200th birthday: The streetlight (SUN photo) |
But back to the streetlight: If a streetlight is out, and many seem to be out especially in Baltimore's poor neighborhoods, it isn't easy to decide whom to call and who is responsible for fixing it. In Baltimore only 10,000 of the 70,000 street lights are owned by the City and the rest is owned by BGE which has occasionally led to bickering instead of partnership, for example when it came to conversion of the lamps from metal halid or high pressure sodium to LED.
Light levels are said to be related to crime levels SUN photo) |
To say that the relations are complicated may be an understatement when it comes to parsing out who owns what before a street light emits light: Its not only who owns the post and lamp but also who owns the power supply. In the City the answer is usually, the city owns a duct bank or conduit under the street and BGE owns the cable in it and all the switches, shut-offs and power stations from the power generation to the point of consumption. The electric juice inside could be sold by BGE but also by a number of others electric power suppliers that are competing in an open marketplace. But yes, it is a public-private partnership as the Mayor's strategist says.
That is an important point for the Mayor who has identified additional street lights as a crime fighting tool. This is in alignment with the guidelines provided by "Crime Prevention Through Environmental Design" (CPTED) and international organization devoted to what its name says. Baltimore police has long subscribed to the notion as well by placing mobile generator powered lights in high crime areas, a rather inelegant solution that blasts bright light into windows of the houses along those streets and stigmatizes a crime area in the same way as the blue flashing lights mounted to the tops of streetlights. Catherine Pugh imagines her safety initiative less conspicuously as additional regular streetlights,
"I know there's been a promise of 6,000 new lights on the streets of Baltimore and I want to strategically decide where they will go on." (Pugh in a press conference on December 14, 2016)One way to bring more light is the already noted conversion of the lamps to LED which turns in many cases the yellowish old sodium lamps in a much brighter white light that allows better identification of faces, colors and other details on the streets or sidewalks aside from saving electric energy.
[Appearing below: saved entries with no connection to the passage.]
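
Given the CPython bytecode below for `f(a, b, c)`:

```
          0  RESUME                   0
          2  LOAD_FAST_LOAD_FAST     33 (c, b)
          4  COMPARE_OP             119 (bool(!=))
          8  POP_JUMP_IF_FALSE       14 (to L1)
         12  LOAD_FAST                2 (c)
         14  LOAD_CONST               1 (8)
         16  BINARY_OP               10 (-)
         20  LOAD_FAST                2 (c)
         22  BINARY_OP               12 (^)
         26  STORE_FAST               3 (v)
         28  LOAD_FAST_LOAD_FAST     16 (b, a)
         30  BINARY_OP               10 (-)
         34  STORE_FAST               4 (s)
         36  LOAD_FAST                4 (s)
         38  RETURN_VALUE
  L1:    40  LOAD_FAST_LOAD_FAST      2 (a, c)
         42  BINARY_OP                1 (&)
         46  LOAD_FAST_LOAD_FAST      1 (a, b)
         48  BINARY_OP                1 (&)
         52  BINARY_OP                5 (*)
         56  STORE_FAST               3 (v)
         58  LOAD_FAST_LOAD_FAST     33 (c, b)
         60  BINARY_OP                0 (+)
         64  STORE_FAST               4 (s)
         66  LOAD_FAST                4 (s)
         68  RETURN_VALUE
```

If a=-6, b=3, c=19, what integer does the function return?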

The "cobra head" street light with high pressure sodium lamp and monochrome light (photo: Philipsen) |
But more light isn't always good. At least that is what the Dark Sky advocates say who set out to reduce light pollution resulting in the increasing inability of seeing stars in the night sky, even on a clear night because city land suburban lights cast a bright glow over it. The modern street light is a "cut-off" fixture that casts its light more or less straight down and not into the sky or sideways like Baltimore's first gas light did it; but since the modern light has so much more oomph (lumens and footcandles) the light bounces back from the pavement and up it goes. Anyone who has looked down from an airplane window on a clear night can see how especially gas stations, shopping centers and ball-fields are so brightly lit that one can easily identify them even from 30,000 feet. In fact, night satellite photos from space reveal better than anything how much space sprawl and its twin, the streetlight. have devoured.
The retrofitted LED street light with with a white light (photo: Philipsen) |
Meanwhile, the streetlight as part of the electric grid is as vulnerable as the entire grid. If the grid goes down, so do the lights and traffic signals. Only Baltimore's first streetlight on Holliday and Baltimore Street will still glow. It is still gas powered, and as such also a symbol of resilience.